Ano de eleição. Curando a ressaca da Copa do Mundo, o brasiliense esquece o futebol e volta os olhos para a política. Enquanto a população elege governador e presidente, os criminosos aproveitam a desatenção do poder público, engajado na campanha, para invadir área pública. O cenário é tão vantajoso para os grileiros que, de outubro do ano passado para cá, pelo menos 10 invasões foram identificadas pela Agência de Fiscalização do Distrito Federal (Agefis). Algumas nasceram por agora e outras tiveram as construções ilegais retomadas com toda a força. Para especialista, o cenário atual é irreversível. 

 

Não há um levantamento do número total de invasões no DF, segundo a Agefis, mas, desde o início do governo de Rodrigo Rollemberg (PSB), foram identificadas ocupações em todas as regiões administrativas. Elas começaram no fim do ano passado ou já em 2015 e estão instaladas em pontos públicos e de preservação ambiental. Algumas foram mapeadas pelo órgão como mais recentes (veja quadro), entre elas uma na DF-280, outras em São Sebastião, Sobradinho e Ceilândia. O Correio esteve em alguns desses endereços e flagrou o crescimento das construções irregulares. Em alguns lugares, há, inclusive, placas com telefones de grileiros que vendem os lotes (leia na página 20). 

 

A Agefis afirma que acompanha as ocupações ilegais. Faz visitas, fotos de satélite e mapeamento, garantindo que, “assim que constatada um nova invasão ou o aumento da antiga, ela seja o quanto antes demolida para que não venha a ter maior crescimento no local”. O novo governo garante que as ações não ficarão restritas às zonas mais pobres: está prevista, para dentro de dois meses, a derrubada de construções ilegais na orla do Lago Paranoá.

 

Na avaliação do professor Frederico Flósculo Pinheiro Barreto, do Departamento de Projeto, Expressão e Representação em Arquitetura e Urbanismo da Universidade de Brasília (UnB), o fim das invasões no DF é praticamente impossível. “A história do DF, aos 55 anos, mostra claramente que o governo é um perdedor eterno.

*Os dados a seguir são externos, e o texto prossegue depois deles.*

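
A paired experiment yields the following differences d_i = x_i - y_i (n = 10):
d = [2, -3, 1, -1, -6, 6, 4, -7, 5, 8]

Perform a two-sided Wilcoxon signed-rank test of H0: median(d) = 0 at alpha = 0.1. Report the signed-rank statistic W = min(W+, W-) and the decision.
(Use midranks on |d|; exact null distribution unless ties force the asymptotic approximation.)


Step 1: Drop any zero differences (none here) and take |d_i|.
|d| = [2, 3, 1, 1, 6, 6, 4, 7, 5, 8]
Step 2: Midrank |d_i| (ties get averaged ranks).
ranks: |2|->3, |3|->4, |1|->1.5, |1|->1.5, |6|->7.5, |6|->7.5, |4|->5, |7|->9, |5|->6, |8|->10
Step 3: Attach original signs; sum ranks with positive sign and with negative sign.
W+ = 3 + 1.5 + 7.5 + 5 + 6 + 10 = 33
W- = 4 + 1.5 + 7.5 + 9 = 22
(Check: W+ + W- = 55 should equal n(n+1)/2 = 55.)
Step 4: Test statistic W = min(W+, W-) = 22.
Step 5: Ties in |d|, so use the tie-corrected normal approximation.
        E[W] = n(n+1)/4 = 10*11/4 = 27.5.
        Tie groups: |d|=1 (t=2), |d|=6 (t=2); sum(t^3 - t) = 12.
        Var[W] = n(n+1)(2n+1)/24 - sum(t^3-t)/48 = 2310/24 - 12/48 = 96.
        z = (W - E[W]) / sqrt(Var[W]) = (22 - 27.5) / 9.7980 = -0.5613.
        Two-sided p = 2*Phi(z) = 0.574565.
Step 6: alpha = 0.1. fail to reject H0.

W+ = 33, W- = 22, W = min = 22, p = 0.574565, fail to reject H0.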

Até agora, todos mostraram que não têm condição, disciplina e competência para controlar o próprio território. Vamos perder a guerra até o dia que não teremos mais terra no DF”, critica. O professor acredita que a grilagem só vai acabar quando os governantes investirem menos na política de combate. “O controle do território sendo feito de forma policial está fadado ao fracasso. É preciso controlar por meio do trabalho agrícola e da preservação ambiental, com crescimento controlado.”

 

Frederico Flósculo lembra que o início das invasões e das grilagens ocorreu com a criação da cidade e nunca foi combatido de forma eficiente. “Nem o Exército Brasileiro conseguiu controlar as pessoas que queriam terra no DF. Nenhum governo teve o decoro e a seriedade de enfrentar o problema. Todo dia perdemos um pedaço do território”, critica. Além das invasões em locais que deveriam ser considerados de proteção ambiental, o especialista alerta para o lucro ilegal dos grileiros. “É um grupo que se aproveita da liberdade democrática. O negócio mais lucrativo no DF se chama grilagem de terras. Se pegar condomínios irregulares e calcular a renúncia fiscal representada pela ausência de projeto e de escritura, são mais de R$ 3 bilhões.”

 

Liderança

Uma das mais recentes ocupações reúne cerca de 10 mil famílias. Fica entre Recanto das Emas e Santo Antônio do Descoberto (GO) e começou no início do mês. É ocupada por moradores do DF e de Goiás e liderada por integrantes da Frente Nacional de Luta Campo e Cidade (FNL), encabeçada por José Rainha Júnior, que promete assentar 100 mil em todo o DF. Rainha encabeçou o Movimento dos Trabalhadores Rurais Sem Terra (MST) por vários anos. 

 

Na semana passada, o Correio publicou que, quando surgiu a ocupação Nova Jerusalém, o major Carlone Batista, atual subcomandante do 11º Batalhão da PM, era gerente de condomínio na Administração de Ceilândia. Aos que queriam um lote no local, eram cobrados R$ 3 mil iniciais e, caso as construções não fossem derrubadas, os compradores pagariam R$ 20 mil parcelados. O policial é mencionado em uma investigação da Delegacia Especial de Repressão aos Crimes Contra a Administração Pública (Decap), que apura as invasões na cidade. Ele negou envolvimento com grilagem e disse que foi um dos maiores combatentes das invasões.